Properties and Reconstitution of a Cytochrome Oxidase Deficient in Subunit III

Abstract

Three different preparations of beer heart cytochrome oxidase were reconstituted into the membranes of artificial liposomes, and the electrical change/electron ratios were determined for charge translocation coupled to enzymic activity. A previously characterized subunit-III-deficient preparation, which apparently lacks H+ translocation capacity has a decreased charge/electron ratio (0.9-1.0) as determined from the uptake of K in the presence of valinomycin, in contrast to the intact reconstituted cytochrome oxidase (1.9-2.0). A third preparation that was depleted of 3 minor polypeptides by trypsin treatment (these polypeptides are also removed together with subunit III using the present method), but which retains subunit III, had a K+/e- ratio of 1.5 but also a relatively low respiratory control index.
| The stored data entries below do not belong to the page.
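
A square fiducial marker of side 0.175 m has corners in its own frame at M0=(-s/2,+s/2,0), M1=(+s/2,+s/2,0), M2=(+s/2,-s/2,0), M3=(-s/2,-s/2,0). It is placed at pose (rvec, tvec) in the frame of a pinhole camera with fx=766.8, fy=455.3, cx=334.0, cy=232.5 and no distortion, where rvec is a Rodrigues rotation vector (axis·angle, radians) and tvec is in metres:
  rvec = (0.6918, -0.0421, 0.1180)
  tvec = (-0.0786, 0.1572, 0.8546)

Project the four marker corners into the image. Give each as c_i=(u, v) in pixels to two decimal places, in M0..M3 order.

Intrinsics K: fx=766.8, fy=455.3, cx=334.0, cy=232.5
Marker side s = 0.175 m; corners in marker frame (Z=0):
  M0 = (-0.0875, +0.0875, 0)
  M1 = (+0.0875, +0.0875, 0)
  M2 = (+0.0875, -0.0875, 0)
  M3 = (-0.0875, -0.0875, 0)
rvec = (0.6918, -0.0421, 0.1180), |rvec| = θ = 0.70305 rad = 40.282°
Rodrigues: sinθ=0.64655, 1−cosθ=0.23713; R = I + sinθ·[k]× + (1−cosθ)·[k]×²:
    [+0.99247 -0.12249 +0.00045]
    [+0.09454 +0.76372 -0.63858]
    [+0.07788 +0.63382 +0.76955]
t = (-0.0786, 0.1572, 0.8546) m
M0: Pc = R·M0+t = (-0.17616, +0.21575, +0.90324); u = 766.8·(-0.17616)/0.90324 + 334.0 = 184.4518, v = 455.3·(+0.21575)/0.90324 + 232.5 = 341.2550
M1: Pc = R·M1+t = (-0.00248, +0.23230, +0.91687); u = 766.8·(-0.00248)/0.91687 + 334.0 = 331.9287, v = 455.3·(+0.23230)/0.91687 + 232.5 = 347.8544
M2: Pc = R·M2+t = (+0.01896, +0.09865, +0.80596); u = 766.8·(+0.01896)/0.80596 + 334.0 = 352.0378, v = 455.3·(+0.09865)/0.80596 + 232.5 = 288.2276
M3: Pc = R·M3+t = (-0.15472, +0.08210, +0.79233); u = 766.8·(-0.15472)/0.79233 + 334.0 = 184.2614, v = 455.3·(+0.08210)/0.79233 + 232.5 = 279.6787

c0=(184.45, 341.25) c1=(331.93, 347.85) c2=(352.04, 288.23) c3=(184.26, 279.68)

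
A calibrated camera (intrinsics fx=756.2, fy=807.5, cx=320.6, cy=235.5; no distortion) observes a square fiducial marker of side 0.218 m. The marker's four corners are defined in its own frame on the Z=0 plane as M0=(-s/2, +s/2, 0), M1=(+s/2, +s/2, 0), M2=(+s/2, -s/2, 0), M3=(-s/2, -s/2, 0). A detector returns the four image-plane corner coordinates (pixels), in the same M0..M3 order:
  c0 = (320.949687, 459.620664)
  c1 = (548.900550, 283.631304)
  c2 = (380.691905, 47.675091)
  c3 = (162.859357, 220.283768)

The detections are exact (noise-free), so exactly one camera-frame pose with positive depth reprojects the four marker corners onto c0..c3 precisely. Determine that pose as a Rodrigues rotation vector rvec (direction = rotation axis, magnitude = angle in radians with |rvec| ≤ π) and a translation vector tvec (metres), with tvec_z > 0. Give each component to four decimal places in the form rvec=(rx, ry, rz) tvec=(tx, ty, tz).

rvec=(-0.0855, 0.0644, -0.6314) tvec=(0.0241, 0.0116, 0.5970)

Intrinsics K: fx=756.2, fy=807.5, cx=320.6, cy=235.5
Marker side s = 0.218 m; corners in marker frame (Z=0):
  M0 = (-0.1090, +0.1090, 0)
  M1 = (+0.1090, +0.1090, 0)
  M2 = (+0.1090, -0.1090, 0)
  M3 = (-0.1090, -0.1090, 0)
Detected image corners:
  c0 = (320.949687, 459.620664) px
  c1 = (548.900550, 283.631304) px
  c2 = (380.691905, 47.675091) px
  c3 = (162.859357, 220.283768) px
Planar DLT: solve 8×8 A·h = b for H (H[2,2]=1):
  H  [+1001.90590 +689.38871 +351.17784]
  H  [-813.78484 +1048.05922 +251.18594]
  H  [-0.05692 -0.16658 +1.00000]
B = K⁻¹H; ‖b₁‖=1.675001, ‖b₂‖=1.675001; λ = 2/(‖b₁‖+‖b₂‖) = 0.597015, sign → tz>0 ⇒ λ=+0.597015
r₁ = λ·B[:,0] = (+0.80540,-0.59175,-0.03398); r₂ = λ·B[:,1] = (+0.58643,+0.80387,-0.09945)
r₃ = r₁×r₂ = (+0.08616,+0.06017,+0.99446); SVD([r₁ r₂ r₃]) → R = UVᵀ:
  R  [+0.80540 +0.58643 +0.08616]
  R  [-0.59175 +0.80387 +0.06017]
  R  [-0.03398 -0.09945 +0.99446]
t = (+0.02414, +0.01160, +0.59701) m
tr R = 2.603739; θ = arccos((tr R − 1)/2) = 0.640379 rad = 36.691°
axis k = ((R−Rᵀ)₃₂, (R−Rᵀ)₁₃, (R−Rᵀ)₂₁) / (2 sinθ) = (-0.133570, +0.100540, -0.985926)
rvec = θ·k = (-0.085536, +0.064384, -0.631367)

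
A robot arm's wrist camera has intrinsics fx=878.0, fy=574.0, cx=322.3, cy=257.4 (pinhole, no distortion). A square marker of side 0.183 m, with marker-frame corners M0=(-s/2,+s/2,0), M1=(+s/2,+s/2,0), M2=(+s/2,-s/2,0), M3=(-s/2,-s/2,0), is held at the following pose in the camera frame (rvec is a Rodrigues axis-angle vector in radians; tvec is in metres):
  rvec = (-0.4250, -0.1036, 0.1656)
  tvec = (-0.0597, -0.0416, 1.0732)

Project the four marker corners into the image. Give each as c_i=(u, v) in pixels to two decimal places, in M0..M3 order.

Intrinsics K: fx=878.0, fy=574.0, cx=322.3, cy=257.4
Marker side s = 0.183 m; corners in marker frame (Z=0):
  M0 = (-0.0915, +0.0915, 0)
  M1 = (+0.0915, +0.0915, 0)
  M2 = (+0.0915, -0.0915, 0)
  M3 = (-0.0915, -0.0915, 0)
rvec = (-0.4250, -0.1036, 0.1656), |rvec| = θ = 0.46774 rad = 26.800°
Rodrigues: sinθ=0.45087, 1−cosθ=0.10741; R = I + sinθ·[k]× + (1−cosθ)·[k]×²:
    [+0.98127 -0.13801 -0.13442]
    [+0.18124 +0.89786 +0.40125]
    [+0.06531 -0.41809 +0.90605]
t = (-0.0597, -0.0416, 1.0732) m
M0: Pc = R·M0+t = (-0.16211, +0.02397, +1.02897); u = 878.0·(-0.16211)/1.02897 + 322.3 = 183.9711, v = 574.0·(+0.02397)/1.02897 + 257.4 = 270.7716
M1: Pc = R·M1+t = (+0.01746, +0.05714, +1.04092); u = 878.0·(+0.01746)/1.04092 + 322.3 = 337.0255, v = 574.0·(+0.05714)/1.04092 + 257.4 = 288.9078
M2: Pc = R·M2+t = (+0.04271, -0.10717, +1.11743); u = 878.0·(+0.04271)/1.11743 + 322.3 = 355.8616, v = 574.0·(-0.10717)/1.11743 + 257.4 = 202.3490
M3: Pc = R·M3+t = (-0.13686, -0.14034, +1.10548); u = 878.0·(-0.13686)/1.10548 + 322.3 = 213.6039, v = 574.0·(-0.14034)/1.10548 + 257.4 = 184.5321

c0=(183.97, 270.77) c1=(337.03, 288.91) c2=(355.86, 202.35) c3=(213.60, 184.53)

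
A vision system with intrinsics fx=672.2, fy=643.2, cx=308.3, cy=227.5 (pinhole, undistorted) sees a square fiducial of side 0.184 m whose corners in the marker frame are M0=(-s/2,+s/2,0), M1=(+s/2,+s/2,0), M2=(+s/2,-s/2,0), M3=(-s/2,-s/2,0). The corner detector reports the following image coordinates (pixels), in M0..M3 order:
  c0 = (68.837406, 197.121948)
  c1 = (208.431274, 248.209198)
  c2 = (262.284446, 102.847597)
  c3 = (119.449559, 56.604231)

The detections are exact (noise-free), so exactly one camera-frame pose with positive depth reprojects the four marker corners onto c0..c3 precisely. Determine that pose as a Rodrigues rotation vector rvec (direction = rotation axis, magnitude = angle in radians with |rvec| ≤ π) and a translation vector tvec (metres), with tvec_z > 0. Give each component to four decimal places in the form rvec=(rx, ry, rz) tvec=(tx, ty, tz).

Intrinsics K: fx=672.2, fy=643.2, cx=308.3, cy=227.5
Marker side s = 0.184 m; corners in marker frame (Z=0):
  M0 = (-0.0920, +0.0920, 0)
  M1 = (+0.0920, +0.0920, 0)
  M2 = (+0.0920, -0.0920, 0)
  M3 = (-0.0920, -0.0920, 0)
Detected image corners:
  c0 = (68.837406, 197.121948) px
  c1 = (208.431274, 248.209198) px
  c2 = (262.284446, 102.847597) px
  c3 = (119.449559, 56.604231) px
Planar DLT: solve 8×8 A·h = b for H (H[2,2]=1):
  H  [+734.26599 -275.42635 +163.32231]
  H  [+234.11202 +784.20439 +151.07574]
  H  [-0.20129 +0.05028 +1.00000]
B = K⁻¹H; ‖b₁‖=1.278006, ‖b₂‖=1.278006; λ = 2/(‖b₁‖+‖b₂‖) = 0.782469, sign → tz>0 ⇒ λ=+0.782469
r₁ = λ·B[:,0] = (+0.92695,+0.34051,-0.15750); r₂ = λ·B[:,1] = (-0.33865,+0.94009,+0.03934)
r₃ = r₁×r₂ = (+0.16146,+0.01687,+0.98673); SVD([r₁ r₂ r₃]) → R = UVᵀ:
  R  [+0.92695 -0.33865 +0.16146]
  R  [+0.34051 +0.94009 +0.01687]
  R  [-0.15750 +0.03934 +0.98673]
t = (-0.16876, -0.09297, +0.78247) m
tr R = 2.853777; θ = arccos((tr R − 1)/2) = 0.384760 rad = 22.045°
axis k = ((R−Rᵀ)₃₂, (R−Rᵀ)₁₃, (R−Rᵀ)₂₁) / (2 sinθ) = (+0.029937, +0.424909, +0.904741)
rvec = θ·k = (+0.011519, +0.163488, +0.348108)

rvec=(0.0115, 0.1635, 0.3481) tvec=(-0.1688, -0.0930, 0.7825)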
The pH-dependence of the Em of cytochrome a determined in the presence of cyanide is abolished in the subunit-III-deficient enzyme. Electron transfer activities are nearly identical for the original and subunit-III-depleted enzymes at an infinite concentration of cytochrome c in a polarographic assay with supplemented phospholipids. The optical spectral properties are very similar for both preparatios, but with a small shift to the blue of the .alpha.-peak in the modified enzyme. These results support the hypothesis that the removal of subunit III abolishes the H+-translocating function of cytochrome oxidase. This occurs by an intrinsic decoupling of H+ transport from electron transfer, and yields a preparation with only half-maximal efficiency of energy conservation.